“Ai, God! There you are! I thought you’d been swallowed.” He heaved a ragged sigh, then went on in a low voice, making a joke of his fear and relief. “Maybe even the hills think Baldwin is handsome enough to eat, but I don’t know what they’d be wanting with an ugly redheaded sot like you, Ivar.”

“Dirt is blind, otherwise you’d never get inside. Come on.” Ivar waded over to the conscious Lion. “Friend, can you walk?”

“So I can, a bit, lad. But Dedi, here—” The old Lion got suddenly hoarse.

“We’ll carry him,” said Ivar hastily. “But let’s get him out of that mail first. Ermanrich, give me a hand, will you? Baldwin, you help the Lion in, and keep ahead of him in case there’s any pits.”

“Pits? What if I fall into a bottomless hole?”

“Baldwin, we haven’t got time! Here.” He found the unconscious Lion’s sword sheath. “Take this sword and use it to feel your way forward.”

Amazingly, Baldwin obeyed without further objection. He helped the old Lion to his feet and steadied the soldier as he hobbled to the tunnel.

It wasn’t easy to get mail off an unconscious man.

“I think he’s already dead,” Ermanrich whispered several times, but in the end they wrestled him out of his armor.


Nor was it easy to haul him in through the tunnel even without his armor. He was a big man, well muscled, so badly injured that he was a complete dead weight. Luckily, the water did not rise past their thighs before an upward slope brought them shivering out of the water onto dry ground. The weight of the hill pressed above them. Dirt stung Ivar’s nostrils, and his mutilated hand burned with pain.

“Thank God,” said Baldwin out of the darkness.

Ivar and Ermanrich set down the unconscious soldier, none too gently, and Ivar straightened up so quickly that he banged his head hard against the stone ceiling. The pain made tears flow, and in a way he did want just to sit down and cry because everything had been such a disaster. He really had thought they’d win the battle. Prince Bayan’s and Princess Sapientia’s troops had looked so magnificent arrayed against the Quman army, and even the dreaded Margrave Judith had ridden out with such a strong host that it seemed impossible that everything had fallen apart, including their line. Prince Ekkehard had vanished in the maelstrom, his companions were scattered or dead, and they were all that was left.
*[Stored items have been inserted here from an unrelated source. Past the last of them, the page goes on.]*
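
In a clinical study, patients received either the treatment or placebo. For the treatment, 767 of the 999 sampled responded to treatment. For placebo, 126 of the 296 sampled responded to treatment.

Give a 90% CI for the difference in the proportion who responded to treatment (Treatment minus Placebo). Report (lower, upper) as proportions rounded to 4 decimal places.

(0.2900, 0.3942)

p̂₁ = 767/999 = 0.7678 and p̂₂ = 126/296 = 0.4257.
SE₁ = √(p̂₁(1−p̂₁)/n₁) = √(0.7678·0.2322/999) = 0.01336; SE₂ = √(0.4257·0.5743/296) = 0.02874.
Independent samples: SE of the difference = √(SE₁² + SE₂²) = √(0.0001784896 + 0.0008259876) = 0.03169.
z* for 90% confidence is 1.645, so the margin of error is 1.645 × 0.03169 = 0.05213.
Point estimate p̂₁ − p̂₂ = 0.7678 − 0.4257 = 0.3421.
0.3421 ± 0.05213 → (0.2900, 0.3942).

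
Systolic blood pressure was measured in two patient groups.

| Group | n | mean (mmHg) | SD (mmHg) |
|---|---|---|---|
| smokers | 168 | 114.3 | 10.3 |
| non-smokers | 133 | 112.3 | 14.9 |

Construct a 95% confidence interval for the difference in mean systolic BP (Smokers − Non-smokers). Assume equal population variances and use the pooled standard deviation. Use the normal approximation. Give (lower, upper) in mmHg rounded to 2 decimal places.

s_p = √[((n₁−1)s₁² + (n₂−1)s₂²)/(n₁+n₂−2)] = √[(167·10.3² + 132·14.9²)/299] = 12.5405.
SE = 12.5405·√(1/168 + 1/133) = 1.4555.
With z* = 1.960, margin = 1.960 × 1.4555 = 2.8528.
x̄₁ − x̄₂ = 114.3 − 112.3 = 2.0000; interval 2.0000 ± 2.8528 = (-0.85, 4.85).

(-0.85, 4.85)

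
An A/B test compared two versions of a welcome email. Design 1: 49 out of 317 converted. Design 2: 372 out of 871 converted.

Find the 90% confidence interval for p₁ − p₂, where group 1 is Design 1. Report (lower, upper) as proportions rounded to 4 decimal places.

First, p̂₁ = 49/317 = 0.1546; p̂₂ = 372/871 = 0.4271.
The two standard errors are √(0.1546×0.8454/317) = 0.02031 and √(0.4271×0.5729/871) = 0.01676.
Because the samples are independent, SE_diff = √(0.02031² + 0.01676²) = 0.02633.
Using z* = 1.645 for 90%, ME = 1.645 × 0.02633 = 0.04331.
p̂₁ − p̂₂ = -0.2725; interval -0.2725 ± 0.04331 gives (-0.3158, -0.2292).

(-0.3158, -0.2292)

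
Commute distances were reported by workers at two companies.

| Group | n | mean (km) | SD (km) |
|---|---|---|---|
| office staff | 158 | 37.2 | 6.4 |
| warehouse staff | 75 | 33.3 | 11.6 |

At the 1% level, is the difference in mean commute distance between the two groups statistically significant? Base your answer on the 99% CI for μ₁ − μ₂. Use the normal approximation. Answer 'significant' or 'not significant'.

significant

SE₁ = s₁/√n₁ = 6.4/√158 = 0.5092; SE₂ = 11.6/√75 = 1.3395.
Independent samples, unequal variances: SE_diff = √(SE₁² + SE₂²) = √(0.25928464 + 1.79426025) = 1.4330.
z* = 2.576, so margin of error = 2.576 × 1.4330 = 3.6914.
Difference in means = 37.2 − 33.3 = 3.9000.
3.9000 ± 3.6914 → (0.2086, 7.5914).
The interval (0.2086, 7.5914) does not contain 0, so the difference is significant.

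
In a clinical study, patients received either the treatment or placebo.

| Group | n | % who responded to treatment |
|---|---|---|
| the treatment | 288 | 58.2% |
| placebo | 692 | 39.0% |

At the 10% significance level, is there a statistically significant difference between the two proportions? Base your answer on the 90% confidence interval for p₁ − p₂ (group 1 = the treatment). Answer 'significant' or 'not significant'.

The two standard errors are √(0.5820×0.4180/288) = 0.02906 and √(0.3900×0.6100/692) = 0.01854.
Because the samples are independent, SE_diff = √(0.02906² + 0.01854²) = 0.03447.
Using z* = 1.645 for 90%, ME = 1.645 × 0.03447 = 0.05670.
p̂₁ − p̂₂ = 0.1920; interval 0.1920 ± 0.05670 gives (0.13530, 0.24870).
The interval (0.13530, 0.24870) does not contain 0, so the difference is significant.

significant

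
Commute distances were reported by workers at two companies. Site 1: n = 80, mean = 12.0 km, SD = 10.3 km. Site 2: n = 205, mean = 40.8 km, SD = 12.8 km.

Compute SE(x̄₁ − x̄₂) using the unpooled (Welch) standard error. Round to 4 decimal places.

1.4579

SE₁ = s₁/√n₁ = 10.3/√80 = 1.1516; SE₂ = 12.8/√205 = 0.8940.
Independent samples, unequal variances: SE_diff = √(SE₁² + SE₂²) = √(1.32618256 + 0.799236) = 1.4579.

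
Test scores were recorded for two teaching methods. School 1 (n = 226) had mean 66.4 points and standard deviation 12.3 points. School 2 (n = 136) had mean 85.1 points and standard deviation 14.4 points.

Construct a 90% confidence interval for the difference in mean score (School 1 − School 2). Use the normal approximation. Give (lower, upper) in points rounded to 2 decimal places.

(-21.14, -16.26)

Standard errors of each mean: 12.3/√226 = 0.8182 and 14.4/√136 = 1.2348.
SE(x̄₁ − x̄₂) = √(0.8182² + 1.2348²) = 1.4813 for independent samples with unequal variances.
With z* = 1.645, the margin is 1.645 × 1.4813 = 2.4367.
x̄₁ − x̄₂ = 66.4 − 85.1 = -18.7000; the interval is -18.7000 ± 2.4367 = (-21.14, -16.26).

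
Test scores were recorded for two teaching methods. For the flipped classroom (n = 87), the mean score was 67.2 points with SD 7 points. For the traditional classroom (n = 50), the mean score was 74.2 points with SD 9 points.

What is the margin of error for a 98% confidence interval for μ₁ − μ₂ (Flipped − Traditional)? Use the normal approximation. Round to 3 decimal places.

3.437

Per-group SEs: s₁/√n₁ = 7/√87 = 0.7505, s₂/√n₂ = 9/√50 = 1.2728.
Unpooled SE of the difference: √(0.56325025 + 1.62001984) = 1.4776.
Margin of error = z* · SE = 2.326 × 1.4776 = 3.4369.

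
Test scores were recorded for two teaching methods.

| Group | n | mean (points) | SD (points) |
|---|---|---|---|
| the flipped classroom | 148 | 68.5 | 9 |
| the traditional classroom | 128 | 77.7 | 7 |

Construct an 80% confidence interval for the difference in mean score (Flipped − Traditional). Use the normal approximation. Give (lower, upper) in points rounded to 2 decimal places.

Standard errors of each mean: 9/√148 = 0.7398 and 7/√128 = 0.6187.
SE(x̄₁ − x̄₂) = √(0.7398² + 0.6187²) = 0.9644 for independent samples with unequal variances.
With z* = 1.282, the margin is 1.282 × 0.9644 = 1.2364.
x̄₁ − x̄₂ = 68.5 − 77.7 = -9.2000; the interval is -9.2000 ± 1.2364 = (-10.44, -7.96).

(-10.44, -7.96)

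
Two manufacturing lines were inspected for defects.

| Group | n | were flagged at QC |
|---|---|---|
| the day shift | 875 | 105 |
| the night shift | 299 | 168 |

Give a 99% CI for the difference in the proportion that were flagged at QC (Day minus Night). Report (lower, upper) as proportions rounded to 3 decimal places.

(-0.521, -0.363)

First, p̂₁ = 105/875 = 0.1200; p̂₂ = 168/299 = 0.5619.
The two standard errors are √(0.1200×0.8800/875) = 0.01099 and √(0.5619×0.4381/299) = 0.02869.
Because the samples are independent, SE_diff = √(0.01099² + 0.02869²) = 0.03072.
Using z* = 2.576 for 99%, ME = 2.576 × 0.03072 = 0.07913.
p̂₁ − p̂₂ = -0.4419; interval -0.4419 ± 0.07913 gives (-0.521, -0.363).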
Probably they were the last remnant of Bayan’s army left on this side of the river: two badly injured soldiers, four novice monks, and one lost nun.

The battle had started very late in the afternoon, and now night settled over them. Two hours at the most separated them from that glorious place where they’d waited at the front of the right flank, ready to sweep into battle. It just didn’t seem possible everything had gone wrong so fast.

But meanwhile, someone had to go back to make sure that the Quman hadn’t followed them under the hill. Cold, wet, and shivering, Ivar braced himself for the shock of wading back into the water that drowned the lower reaches of the tunnel. His leggings already clung to him like icy leeches, and his toes had gone numb from cold.

A hand snaked out of the darkness to grab at his sleeve. “Are you sure you don’t want me to come with you?” Baldwin asked in a hoarse whisper.

“Nay. It’s better if I go alone. If something happens to me, it’ll take you and Ermanrich and Lady Hathumod to carry the injured Lion.”

Baldwin leaned closer. Despite the long weeks of travel in harsh conditions, the terror of a losing battle waged as afternoon gave way to dusk, and the desperation of their scramble over the ancient earthworks, Baldwin’s breath was still as sweet as that of a lord sitting in pleasant splendor in his rose garden, drinking a posset of mead flavored with mint. “I’d rather be dead than go on without you.”

“We’ll all be dead if the Quman find that armor and figure out that we’re hiding in this tunnel. Just stay here, Baldwin, I beg you.”

Behind, in the stygian blackness, Sigfrid’s gentle voice fell and rose in a melismatic prayer. Somehow, the darkness warped time. Hadn’t it just been moments ago that they had stumbled upon that hidden opening? It seemed like hours.

Beneath Sigfrid’s quiet prayer Ivar heard Hathumod murmuring words he couldn’t quite make out. She was answered, in turns, by monosyllabic grunts from the old Lion and whispered questions from Ermanrich. He could not see, not even Baldwin, who stood right next to him. He felt them, though, huddled together like frightened rats under the weight of earth and rock.